Sunday, June 15, 2008
Things are getting beter. Gram isnt flipping out as much anymore and im not thinking about chris as much. It still hurts sometimes. Missing him and all. I try to think about us hanging out and having a good time not me leaving to go back home. I dont think leaving this time will be as easy as it has been before. I really like him but there is nothing i can do if he doesnt like me back in the same way. All i can is accept it and be his friend. Hopefully everything works out for the best.
Wednesday, June 11, 2008
Wow, so ive been in Maine for 5 days now. Its been pretty hard with gram yelling and all. She just wont shut up, ever. I dont know anymore.... I went to work with Chris. Chris harrington. He is this guy I dated about 3 or 4 years ago.

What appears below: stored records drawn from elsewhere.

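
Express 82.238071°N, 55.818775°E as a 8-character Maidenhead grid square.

Offset from 180°W / 90°S: lon 235.81878°, lat 172.23807°.
Field (20°×10°, letters A–R): lon ⌊235.81878/20⌋ = 11 → L; lat ⌊172.23807/10⌋ = 17 → R.
Square (2°×1°, digits 0–9): lon ⌊15.81878/2⌋ = 7; lat ⌊2.23807/1⌋ = 2.
Subsquare (5′×2.5′, letters a–x): lon ⌊1.81878/0.0833333⌋ = 21 → v; lat ⌊0.23807/0.0416667⌋ = 5 → f.
Extended square (30″×15″, digits 0–9): lon ⌊0.06878/0.00833333⌋ = 8; lat ⌊0.02974/0.00416667⌋ = 7.

LR72vf87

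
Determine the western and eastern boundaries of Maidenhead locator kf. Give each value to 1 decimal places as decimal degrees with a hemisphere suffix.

Field K=10, F=5: +10·20° lon, +5·10° lat → SW at lon 20°, lat -40°.
Cell spans 20° lon × 10° lat.
west 20.0° E, east 40.0° E.

20.0° E, 40.0° E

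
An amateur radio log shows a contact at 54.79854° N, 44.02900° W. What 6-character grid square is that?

Add 180° to longitude and 90° to latitude: 135.9710, 144.7985.
Field: lon ⌊135.9710/20⌋ = 6 → G; lat ⌊144.7985/10⌋ = 14 → O.
Square: lon ⌊15.9710/2⌋ = 7; lat ⌊4.7985/1⌋ = 4.
Subsquare: lon ⌊1.9710/0.0833333⌋ = 23 → x; lat ⌊0.7985/0.0416667⌋ = 19 → t.

GO74xt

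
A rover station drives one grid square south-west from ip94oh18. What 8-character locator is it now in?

IP94oh07

Longitude extended square 1; −1 → 0.
Latitude extended square 8; −1 → 7.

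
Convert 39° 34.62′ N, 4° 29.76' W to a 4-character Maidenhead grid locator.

IM79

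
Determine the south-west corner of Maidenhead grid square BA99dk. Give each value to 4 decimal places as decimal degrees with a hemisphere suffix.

Field B=1, A=0: +1·20° lon, +0·10° lat → SW at lon -160°, lat -90°.
Square 9, 9: +9·2° lon, +9·1° lat → SW at lon -142°, lat -81°.
Subsquare d=3, k=10: +3·0.0833333° lon, +10·0.0416667° lat → SW at lon -141.75°, lat -80.5833°.
latitude 80.5833° S, longitude 141.7500° W.

80.5833° S, 141.7500° W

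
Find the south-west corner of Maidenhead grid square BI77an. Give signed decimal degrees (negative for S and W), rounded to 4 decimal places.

Field B=1, I=8: +1·20° lon, +8·10° lat → SW at lon -160°, lat -10°.
Square 7, 7: +7·2° lon, +7·1° lat → SW at lon -146°, lat -3°.
Subsquare a=0, n=13: +0·0.0833333° lon, +13·0.0416667° lat → SW at lon -146°, lat -2.45833°.
latitude -2.4583, longitude -146.0000.

-2.4583, -146.0000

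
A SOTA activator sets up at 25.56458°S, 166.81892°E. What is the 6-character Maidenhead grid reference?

RG34jk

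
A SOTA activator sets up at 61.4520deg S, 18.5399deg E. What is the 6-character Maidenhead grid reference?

JC98gn

Add 180° to longitude and 90° to latitude: 198.5399, 28.5480.
Field: lon ⌊198.5399/20⌋ = 9 → J; lat ⌊28.5480/10⌋ = 2 → C.
Square: lon ⌊18.5399/2⌋ = 9; lat ⌊8.5480/1⌋ = 8.
Subsquare: lon ⌊0.5399/0.0833333⌋ = 6 → g; lat ⌊0.5480/0.0416667⌋ = 13 → n.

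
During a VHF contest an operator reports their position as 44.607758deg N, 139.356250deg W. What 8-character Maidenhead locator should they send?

CN04ho75

Add 180° to longitude and 90° to latitude: 40.64375, 134.60776.
Field: 40.64375/20 → 2 → C, 134.60776/10 → 13 → N; chars CN.
Square: 0.64375/2 → 0, 4.60776/1 → 4; chars 04.
Subsquare: 0.64375/0.0833333 → 7 → h, 0.60776/0.0416667 → 14 → o; chars ho.
Extended square: 0.06042/0.00833333 → 7, 0.02442/0.00416667 → 5; chars 75.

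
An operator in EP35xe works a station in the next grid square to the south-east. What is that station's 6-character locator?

EP45ad

Longitude subsquare x = 23; +1 → 24, wraps to 0 = a, carry into square.
Longitude square 3; +1 → 4.
Latitude subsquare e = 4; −1 → 3 = d.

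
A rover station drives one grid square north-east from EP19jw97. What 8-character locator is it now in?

EP19kw08

Longitude extended square 9; +1 → 10, wraps to 0, carry into subsquare.
Longitude subsquare j = 9; +1 → 10 = k.
Latitude extended square 7; +1 → 8.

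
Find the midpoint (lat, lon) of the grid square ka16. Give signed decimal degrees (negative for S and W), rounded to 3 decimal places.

Field K=10, A=0: +10·20° lon, +0·10° lat → SW at lon 20°, lat -90°.
Square 1, 6: +1·2° lon, +6·1° lat → SW at lon 22°, lat -84°.
Cell spans 2° lon × 1° lat. Centre is SW corner plus half of each.
latitude -83.500, longitude 23.000.

-83.500, 23.000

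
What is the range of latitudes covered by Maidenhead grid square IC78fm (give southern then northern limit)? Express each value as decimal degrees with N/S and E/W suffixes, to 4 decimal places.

61.5000° S, 61.4583° S

Field I=8, C=2: +8·20° lon, +2·10° lat → SW at lon -20°, lat -70°.
Square 7, 8: +7·2° lon, +8·1° lat → SW at lon -6°, lat -62°.
Subsquare f=5, m=12: +5·0.0833333° lon, +12·0.0416667° lat → SW at lon -5.58333°, lat -61.5°.
Cell spans 0.0833333° lon × 0.0416667° lat.
south 61.5000° S, north 61.4583° S.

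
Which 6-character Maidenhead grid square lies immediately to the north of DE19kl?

DE19km

Latitude subsquare l = 11; +1 → 12 = m.
The longitude characters are unchanged.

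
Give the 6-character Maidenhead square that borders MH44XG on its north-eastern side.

MH54ah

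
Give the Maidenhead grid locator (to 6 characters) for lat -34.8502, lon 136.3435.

PF85ed

Shift to the Maidenhead origin (180°W, 90°S): lon 316.3435, lat 55.1498.
Field: 316.3435/20 → 15 → P, 55.1498/10 → 5 → F; chars PF.
Square: 16.3435/2 → 8, 5.1498/1 → 5; chars 85.
Subsquare: 0.3435/0.0833333 → 4 → e, 0.1498/0.0416667 → 3 → d; chars ed.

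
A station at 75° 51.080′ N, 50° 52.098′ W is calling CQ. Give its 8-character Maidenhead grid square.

GQ45nu54

Add 180° to longitude and 90° to latitude: 129.13170, 165.85133.
Field: lon ⌊129.13170/20⌋ = 6 → G; lat ⌊165.85133/10⌋ = 16 → Q.
Square: lon ⌊9.13170/2⌋ = 4; lat ⌊5.85133/1⌋ = 5.
Subsquare: lon ⌊1.13170/0.0833333⌋ = 13 → n; lat ⌊0.85133/0.0416667⌋ = 20 → u.
Extended square: lon ⌊0.04837/0.00833333⌋ = 5; lat ⌊0.01800/0.00416667⌋ = 4.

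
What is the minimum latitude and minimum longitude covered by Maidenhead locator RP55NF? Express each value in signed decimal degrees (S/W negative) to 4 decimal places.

Field R=17, P=15: +17·20° lon, +15·10° lat → SW at lon 160°, lat 60°.
Square 5, 5: +5·2° lon, +5·1° lat → SW at lon 170°, lat 65°.
Subsquare n=13, f=5: +13·0.0833333° lon, +5·0.0416667° lat → SW at lon 171.083°, lat 65.2083°.
latitude 65.2083, longitude 171.0833.

65.2083, 171.0833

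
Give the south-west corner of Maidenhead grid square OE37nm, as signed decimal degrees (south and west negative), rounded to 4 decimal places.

Field O=14, E=4: +14·20° lon, +4·10° lat → SW at lon 100°, lat -50°.
Square 3, 7: +3·2° lon, +7·1° lat → SW at lon 106°, lat -43°.
Subsquare n=13, m=12: +13·0.0833333° lon, +12·0.0416667° lat → SW at lon 107.083°, lat -42.5°.
latitude -42.5000, longitude 107.0833.

-42.5000, 107.0833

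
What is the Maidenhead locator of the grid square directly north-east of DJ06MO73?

DJ06mo84

Longitude extended square 7; +1 → 8.
Latitude extended square 3; +1 → 4.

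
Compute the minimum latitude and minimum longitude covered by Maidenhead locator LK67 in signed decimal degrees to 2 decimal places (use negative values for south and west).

Field L=11, K=10: +11·20° lon, +10·10° lat → SW at lon 40°, lat 10°.
Square 6, 7: +6·2° lon, +7·1° lat → SW at lon 52°, lat 17°.
latitude 17.00, longitude 52.00.

17.00, 52.00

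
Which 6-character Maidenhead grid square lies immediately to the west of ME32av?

Longitude subsquare a = 0; −1 → -1, wraps to 23 = x, carry into square.
Longitude square 3; −1 → 2.
The latitude characters are unchanged.

ME22xv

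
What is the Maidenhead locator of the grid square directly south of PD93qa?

PD92qx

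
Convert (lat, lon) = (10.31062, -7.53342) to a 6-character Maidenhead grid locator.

Shift to the Maidenhead origin (180°W, 90°S): lon 172.4666, lat 100.3106.
Field: lon ⌊172.4666/20⌋ = 8 → I; lat ⌊100.3106/10⌋ = 10 → K.
Square: lon ⌊12.4666/2⌋ = 6; lat ⌊0.3106/1⌋ = 0.
Subsquare: lon ⌊0.4666/0.0833333⌋ = 5 → f; lat ⌊0.3106/0.0416667⌋ = 7 → h.

IK60fh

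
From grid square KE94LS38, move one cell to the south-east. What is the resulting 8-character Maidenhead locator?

KE94ls47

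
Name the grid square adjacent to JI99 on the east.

Longitude square 9; +1 → 10, wraps to 0, carry into field.
Longitude field J = 9; +1 → 10 = K.
The latitude characters are unchanged.

KI09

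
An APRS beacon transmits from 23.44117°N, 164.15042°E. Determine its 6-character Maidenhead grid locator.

RL23bk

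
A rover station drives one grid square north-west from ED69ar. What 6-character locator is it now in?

Longitude subsquare a = 0; −1 → -1, wraps to 23 = x, carry into square.
Longitude square 6; −1 → 5.
Latitude subsquare r = 17; +1 → 18 = s.

ED59xs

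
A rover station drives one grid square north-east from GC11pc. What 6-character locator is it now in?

GC11qd

Longitude subsquare p = 15; +1 → 16 = q.
Latitude subsquare c = 2; +1 → 3 = d.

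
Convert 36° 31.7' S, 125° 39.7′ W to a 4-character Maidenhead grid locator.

CF73

Offset from 180°W / 90°S: lon 54.34°, lat 53.47°.
Field: 54.34/20 → 2 → C, 53.47/10 → 5 → F; chars CF.
Square: 14.34/2 → 7, 3.47/1 → 3; chars 73.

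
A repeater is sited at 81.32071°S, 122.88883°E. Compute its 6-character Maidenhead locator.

PA18kq

Offset from 180°W / 90°S: lon 302.8888°, lat 8.6793°.
Field: lon ⌊302.8888/20⌋ = 15 → P; lat ⌊8.6793/10⌋ = 0 → A.
Square: lon ⌊2.8888/2⌋ = 1; lat ⌊8.6793/1⌋ = 8.
Subsquare: lon ⌊0.8888/0.0833333⌋ = 10 → k; lat ⌊0.6793/0.0416667⌋ = 16 → q.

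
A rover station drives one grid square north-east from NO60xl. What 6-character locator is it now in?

Longitude subsquare x = 23; +1 → 24, wraps to 0 = a, carry into square.
Longitude square 6; +1 → 7.
Latitude subsquare l = 11; +1 → 12 = m.

NO70am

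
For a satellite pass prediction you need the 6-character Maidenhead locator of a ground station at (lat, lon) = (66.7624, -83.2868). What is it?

EP86is

Add 180° to longitude and 90° to latitude: 96.7132, 156.7624.
Field: lon ⌊96.7132/20⌋ = 4 → E; lat ⌊156.7624/10⌋ = 15 → P.
Square: lon ⌊16.7132/2⌋ = 8; lat ⌊6.7624/1⌋ = 6.
Subsquare: lon ⌊0.7132/0.0833333⌋ = 8 → i; lat ⌊0.7624/0.0416667⌋ = 18 → s.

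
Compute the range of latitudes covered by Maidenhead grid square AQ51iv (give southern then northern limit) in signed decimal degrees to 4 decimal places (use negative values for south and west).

Field A=0, Q=16: +0·20° lon, +16·10° lat → SW at lon -180°, lat 70°.
Square 5, 1: +5·2° lon, +1·1° lat → SW at lon -170°, lat 71°.
Subsquare i=8, v=21: +8·0.0833333° lon, +21·0.0416667° lat → SW at lon -169.333°, lat 71.875°.
Cell spans 0.0833333° lon × 0.0416667° lat.
south 71.8750, north 71.9167.

71.8750, 71.9167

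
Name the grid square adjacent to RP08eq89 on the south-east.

Longitude extended square 8; +1 → 9.
Latitude extended square 9; −1 → 8.

RP08eq98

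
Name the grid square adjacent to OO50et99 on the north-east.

Longitude extended square 9; +1 → 10, wraps to 0, carry into subsquare.
Longitude subsquare e = 4; +1 → 5 = f.
Latitude extended square 9; +1 → 10, wraps to 0, carry into subsquare.
Latitude subsquare t = 19; +1 → 20 = u.

OO50fu00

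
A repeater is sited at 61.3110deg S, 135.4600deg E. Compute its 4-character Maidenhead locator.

PC78

Shift to the Maidenhead origin (180°W, 90°S): lon 315.46, lat 28.69.
Field: lon ⌊315.46/20⌋ = 15 → P; lat ⌊28.69/10⌋ = 2 → C.
Square: lon ⌊15.46/2⌋ = 7; lat ⌊8.69/1⌋ = 8.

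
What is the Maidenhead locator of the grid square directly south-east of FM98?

GM07

Longitude square 9; +1 → 10, wraps to 0, carry into field.
Longitude field F = 5; +1 → 6 = G.
Latitude square 8; −1 → 7.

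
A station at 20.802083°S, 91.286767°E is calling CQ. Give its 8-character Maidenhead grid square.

Add 180° to longitude and 90° to latitude: 271.28677, 69.19792.
Field: lon ⌊271.28677/20⌋ = 13 → N; lat ⌊69.19792/10⌋ = 6 → G.
Square: lon ⌊11.28677/2⌋ = 5; lat ⌊9.19792/1⌋ = 9.
Subsquare: lon ⌊1.28677/0.0833333⌋ = 15 → p; lat ⌊0.19792/0.0416667⌋ = 4 → e.
Extended square: lon ⌊0.03677/0.00833333⌋ = 4; lat ⌊0.03125/0.00416667⌋ = 7.

NG59pe47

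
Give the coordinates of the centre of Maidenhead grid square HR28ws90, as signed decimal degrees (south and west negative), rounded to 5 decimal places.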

It was just a summer thing but when i saw him the other day my heart started pouding so hard i thought it was going to bounce out of my chest. I know it wont work, he has a gf and i live so far away but I dont know what it is about him. He made me laugh today, more than i have in a while. I mean it wasnt just a haha laugh either but a real laugh. I personally think he is cuter now than before. I dont really know what it is a feel, i dont know if its because i like him or if its because i might REALLY like him. I just cant stop thinking about him and i wish he was here with me right now. When im with him i feel safe. He isnt the best of driver, actually to any normal person he would be a crazy maniac but when im in the car with him i feel excited not scared. Ugh i need help. I always fall for the guys i cant have. And the guys that dont want me. He told me today I was just a good friend and he didnt like me anymore. Hey, its fine. Id rather be something than nothing. Ane he is a good friend, i know hes there if and when i need him. I just wish i could get him out of my head. No i dont, i love thinking about him. I do, i really do but somethimes its just too much. Wanting something you cant have. Whatever im going to go do something else. Anything. Bye sweetie.